Robert Mueller says you didn’t collude with Russians who attacked our electoral system. Yes, the former FBI director has locked arms with intelligence chiefs in acknowledging what you (in)famously denied in the presence of Russian strongman Vladimir Putin.

I accept, Mr. President, that Mueller did what he was charged to do, which was to determine whether you were a “Russian asset” during the 2016 election. He said you were not. I accept Mueller’s findings.

However, if you intend to ensure that no future president should go through what you went through, the burden falls on American voters. We shouldn’t elect pathological liars to the office of president. That is what we got when you won the Electoral College vote in 2016.

Mr. President, you lie gratuitously. You lie on matters large and small. You are incapable of telling us the truth, sir. Your minions lied on your behalf about the Russians and about your relationships with them. They lie. You lie.

How are we supposed to take a single, solitary thing you say as true, Mr. President? I know the answer to that rhetorical question. We cannot believe anything that comes out of your mouth. You are untrustworthy in the extreme.

My goodness, you lied about “total exoneration” even as Attorney General William Barr was telling us that Mueller did not exonerate you on the obstruction of justice allegation.

So, let’s stop with the threats of retribution and your empty promise to prevent “future presidents” from answering the questions that have been posed to you and your associates.

The burden is ours, Mr. President. We need to turn you out of office next year and elect someone who is capable of telling us the truth.

Trump asserts Democrats ‘hate’ this country

Donald John Trump provided plenty of commentary material during his record-setting soliloquy in front of the Conservative Political Action Conference this past weekend.

Let’s look briefly at this tidbit: He said that many in Congress — namely Democrats — “hate this country.”

There you go. That is an example of the height — or the depth — of cynicism rarely, if ever, heard from the president of the United States.

Trump’s foes “hate” the country they serve. They “hate” what the country stands for. They “hate” the nation’s values.

They take the same oath that the president takes. They pledge to defend the U.S. Constitution and to protect the nation against our enemies. They swear allegiance to the United States of America, just like Trump did.

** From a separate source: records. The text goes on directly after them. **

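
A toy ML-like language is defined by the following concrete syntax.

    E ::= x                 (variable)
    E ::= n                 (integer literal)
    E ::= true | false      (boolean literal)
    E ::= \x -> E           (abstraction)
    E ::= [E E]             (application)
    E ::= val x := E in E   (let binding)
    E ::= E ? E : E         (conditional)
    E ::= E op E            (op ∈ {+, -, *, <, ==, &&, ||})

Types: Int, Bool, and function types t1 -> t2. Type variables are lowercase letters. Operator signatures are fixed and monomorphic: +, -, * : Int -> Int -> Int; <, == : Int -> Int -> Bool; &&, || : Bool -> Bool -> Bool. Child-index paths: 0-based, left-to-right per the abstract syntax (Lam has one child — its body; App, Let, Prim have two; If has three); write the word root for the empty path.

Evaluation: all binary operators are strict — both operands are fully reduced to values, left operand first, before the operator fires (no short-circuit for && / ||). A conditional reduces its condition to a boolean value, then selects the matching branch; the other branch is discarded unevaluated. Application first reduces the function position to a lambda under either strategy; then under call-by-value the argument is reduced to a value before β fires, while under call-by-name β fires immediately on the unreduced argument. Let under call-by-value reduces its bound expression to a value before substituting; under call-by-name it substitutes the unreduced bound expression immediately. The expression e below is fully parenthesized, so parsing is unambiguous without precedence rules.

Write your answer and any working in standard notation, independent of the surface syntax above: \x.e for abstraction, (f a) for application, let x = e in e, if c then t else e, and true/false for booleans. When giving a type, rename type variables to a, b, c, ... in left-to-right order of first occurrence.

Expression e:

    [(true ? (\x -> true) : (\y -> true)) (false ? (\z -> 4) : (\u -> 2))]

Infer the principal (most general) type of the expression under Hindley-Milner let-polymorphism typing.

Working:
  unify Bool ~ Bool
\x._ : a -> Bool
\y._ : b -> Bool
  unify a -> Bool ~ b -> Bool
  unify a ~ b
  unify Bool ~ Bool
  unify Bool ~ Bool
\z._ : c -> Int
\u._ : d -> Int
  unify c -> Int ~ d -> Int
  unify c ~ d
  unify Int ~ Int
  unify b -> Bool ~ (d -> Int) -> e
  unify b ~ d -> Int
  unify Bool ~ e
_ _ : Bool

Answer: Bool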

“Hate” is such an ugly four-letter word. Don’t you think?

When it flies out of the mouth of the president of the United States and is aimed at his foes, then it falls into the category of dangerous rhetoric. 

This is Trump at his worst. He is talking only to his base. He doesn’t give a sh** about the rest of the country’s citizens, its voters. The president is relying on his base to shore up his faltering status as the nation’s head of state/commander in chief.

The CPAC crowd gave him plenty of whoops and hollers as he railed on and on for 122 minutes, setting a personal record for longwinded speechmaking. They don’t care about the cynicism, let alone the lies that continue to spew forth from POTUS’s pie hole.

Then he says his opponents “hate” the United States. The CPAC faithful cheered.

So help me, this guy is a disgrace to his high office.